Most of our citizenry can't imagine how it could be any other way. To remove (or dramatically reduce) such products from America's daily diet seems intolerable--even absurd. Most people believe that if they were to do so, they would enjoy their food--and their lives--much less. Indeed, most people believe that they would literally suffer if they consumed a health-promoting diet devoid of such indulgences. But, it is here that their perception is greatly in error. The reality is that humans are well designed to fully enjoy the subtler tastes of whole natural foods, but are poorly equipped to realize this fact. And like a frog sitting in dangerously hot water, most people are being slowly destroyed by the limitations of their awareness.
A 21st century issue: the irony of technologies of abundance in the hands of those still thinking in terms of scarcity.
Have Hollywood fallen so far
Yes.
Well, to their credit, they did warn us. Thee was the Orgasmatron in "The Sleeper" and no-physical-contact brain-stimulated sex in "Demolition Man".
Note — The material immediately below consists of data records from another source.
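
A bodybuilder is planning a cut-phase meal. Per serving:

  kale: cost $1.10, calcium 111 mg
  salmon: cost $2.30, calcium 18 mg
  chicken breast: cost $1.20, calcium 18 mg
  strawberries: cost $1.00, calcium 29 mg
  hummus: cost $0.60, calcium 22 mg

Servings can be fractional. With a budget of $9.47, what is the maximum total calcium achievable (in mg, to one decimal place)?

955.6 mg

Calcium per dollar: kale 100.9, hummus 36.67, strawberries 29, chicken breast 15, salmon 7.826.
With no serving limits, spend the whole cost allowance on kale: $9.47 / $1.10 × 111 mg = 955.6 mg.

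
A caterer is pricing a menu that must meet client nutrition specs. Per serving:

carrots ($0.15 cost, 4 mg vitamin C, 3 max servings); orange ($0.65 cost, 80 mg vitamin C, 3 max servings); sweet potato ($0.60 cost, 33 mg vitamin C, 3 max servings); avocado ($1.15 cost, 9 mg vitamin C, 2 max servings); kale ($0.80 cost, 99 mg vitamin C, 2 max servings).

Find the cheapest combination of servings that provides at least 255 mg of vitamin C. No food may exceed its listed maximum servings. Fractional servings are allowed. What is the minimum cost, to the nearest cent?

$2.06

Cost per mg of vitamin C: kale $0.0081, orange $0.0081, sweet potato $0.0182, carrots $0.0375, avocado $0.1278.
Take 2 servings of kale: +198.0 mg vitamin C for $1.60 (total $1.60, still need 57.0 mg).
Take 0.7125 servings of orange: +57.0 mg vitamin C for $0.46 (total $2.06, still need 0.0 mg).
Filling from the cheapest source first is optimal under one linear minimum: $2.06.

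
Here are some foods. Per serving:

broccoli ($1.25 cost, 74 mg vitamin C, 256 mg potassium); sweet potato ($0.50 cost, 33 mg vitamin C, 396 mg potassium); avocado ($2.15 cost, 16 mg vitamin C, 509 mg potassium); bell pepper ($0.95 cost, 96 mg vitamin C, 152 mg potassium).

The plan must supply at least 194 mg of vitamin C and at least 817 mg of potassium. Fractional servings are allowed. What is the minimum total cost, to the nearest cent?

$2.18

The cheapest plan sits at a corner of the feasible region — with two constraints it uses at most two foods.
broccoli only: max(194/74, 817/256) = 3.191 servings → $3.99.
sweet potato only: max(194/33, 817/396) = 5.879 servings → $2.94.
avocado only: max(194/16, 817/509) = 12.12 servings → $26.07.
bell pepper only: max(194/96, 817/152) = 5.375 servings → $5.11.
broccoli + sweet potato with both tight: 2.391 servings and 0.5175 servings → $3.25.
broccoli + avocado with both tight: 2.552 servings and 0.3215 servings → $3.88.
broccoli + bell pepper: intersection lies outside the first quadrant.
sweet potato + avocado: the both-tight solution has a negative serving — not a feasible corner.
sweet potato + bell pepper with both tight: 1.483 servings and 1.511 servings → $2.18.
avocado + bell pepper with both tight: 1.054 servings and 1.845 servings → $4.02.
The minimum over all feasible corners is $2.18.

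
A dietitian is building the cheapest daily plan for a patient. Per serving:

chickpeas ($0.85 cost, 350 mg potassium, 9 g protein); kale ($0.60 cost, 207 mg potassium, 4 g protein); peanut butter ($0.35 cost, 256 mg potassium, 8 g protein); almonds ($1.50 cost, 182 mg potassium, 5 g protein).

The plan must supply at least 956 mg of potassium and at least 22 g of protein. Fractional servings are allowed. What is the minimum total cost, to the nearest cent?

For a min-cost LP with two ≥-constraints, a basic feasible solution has at most two positive variables.
chickpeas only: max(956/350, 22/9) = 2.731 servings → $2.32.
kale only: max(956/207, 22/4) = 5.5 servings → $3.30.
peanut butter only: max(956/256, 22/8) = 3.734 servings → $1.31.
almonds only: max(956/182, 22/5) = 5.253 servings → $7.88.
chickpeas + kale with both tight: 1.577 servings and 1.952 servings → $2.51.
chickpeas + peanut butter: the both-tight solution has a negative serving — not a feasible corner.
chickpeas + almonds with both targets exact would need a negative amount; discard.
kale + peanut butter with both tight: 3.19 servings and 1.155 servings → $2.32.
kale + almonds with both tight: 2.528 servings and 2.378 servings → $5.08.
peanut butter + almonds: the both-tight solution has a negative serving — not a feasible corner.
The minimum over all feasible corners is $1.31.

$1.31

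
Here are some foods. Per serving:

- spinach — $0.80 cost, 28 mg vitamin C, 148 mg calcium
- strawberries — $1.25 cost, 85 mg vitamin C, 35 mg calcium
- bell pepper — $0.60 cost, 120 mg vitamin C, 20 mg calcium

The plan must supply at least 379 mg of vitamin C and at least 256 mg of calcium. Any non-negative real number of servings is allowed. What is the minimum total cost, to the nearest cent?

Two binding constraints pin down two serving amounts, so the optimal mix uses at most two foods. The candidates are each food alone (scaled to the tighter of vitamin C/calcium) and each pair with both constraints tight.
spinach only: max(379/28, 256/148) = 13.54 servings → $10.83.
strawberries only: max(379/85, 256/35) = 7.314 servings → $9.14.
bell pepper only: max(379/120, 256/20) = 12.8 servings → $7.68.
spinach + strawberries with both tight: 0.7323 servings and 4.218 servings → $5.86.
spinach + bell pepper with both tight: 1.345 servings and 2.844 servings → $2.78.
strawberries + bell pepper: the both-tight solution has a negative serving — not a feasible corner.
So the least-cost plan costs $2.78.

$2.78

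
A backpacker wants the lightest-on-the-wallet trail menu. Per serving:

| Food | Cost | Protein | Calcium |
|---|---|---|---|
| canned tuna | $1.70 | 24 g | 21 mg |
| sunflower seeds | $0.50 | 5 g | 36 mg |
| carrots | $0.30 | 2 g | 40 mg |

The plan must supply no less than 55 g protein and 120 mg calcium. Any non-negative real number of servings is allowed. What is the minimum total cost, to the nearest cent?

With two linear requirements the optimum uses one or two foods; enumerate the corners.
canned tuna only: max(55/24, 120/21) = 5.714 servings → $9.71.
sunflower seeds only: max(55/5, 120/36) = 11 servings → $5.50.
carrots only: max(55/2, 120/40) = 27.5 servings → $8.25.
canned tuna + sunflower seeds with both tight: 1.818 servings and 2.273 servings → $4.23.
canned tuna + carrots with both tight: 2.135 servings and 1.879 servings → $4.19.
sunflower seeds + carrots with both targets exact would need a negative amount; discard.
Cheapest feasible corner: $4.19.

$4.19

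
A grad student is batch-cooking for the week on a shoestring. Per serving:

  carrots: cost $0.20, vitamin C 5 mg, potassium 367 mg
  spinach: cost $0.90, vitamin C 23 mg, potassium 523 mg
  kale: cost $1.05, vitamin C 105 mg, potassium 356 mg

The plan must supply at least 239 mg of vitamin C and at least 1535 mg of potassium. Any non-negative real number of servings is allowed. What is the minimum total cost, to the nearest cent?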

And then there's the real orgasmatron
Dr. Stuart Meloy never set out to study orgasms. It was an accident.
He was in the operating room one day in 1998, implanting electrodes into a patient's spine to treat her chronic leg pain. (The electrodes are connected to a device that fires impulses to the brain to block pain signals.) But when he turned on the power, "the patient suddenly let out something between a shriek and moan," says Meloy, an anesthesiologist and pain specialist in North Carolina.
Asked what was wrong, she replied, "You'll have to teach my husband how to do that."
"Transparent" is a shit show that trades on every stereotype going. A man in drag is NOT a transsexual.
"When the message came, it found Tedesco in his usual character. He was lying on the air-draft with his brain pleasure centers plugged into the triggering current. So deeply lost in pleasure was he that the food, the women, the clothing, the books of his apartments were completely neglected and forgotten. All pleasure save the pleasure of electricity acting on the brain was forgotten."
I've participated in some TCS experiments back in college. Unless they discover some new way to do TCS there is no way anyone is ever going to find the technology usable in an entertainment environment. Remember that in order to cause the neurons to discharge magnetically you have to send a strong enough magnetic field through the skull and through a certain amount of liquid. In addition, the field has to be changed constantly as well.
For anyone that has never done TCS, what this effectively results in are constant static discharges on your scalp and this happens at a fairly rapid frequency. Plus, depending on the location of the magnets, the magnets might also be causing muscle neurons to discharge as well, so your face will be constantly twitching. All of this leads to a fairly tiring experience.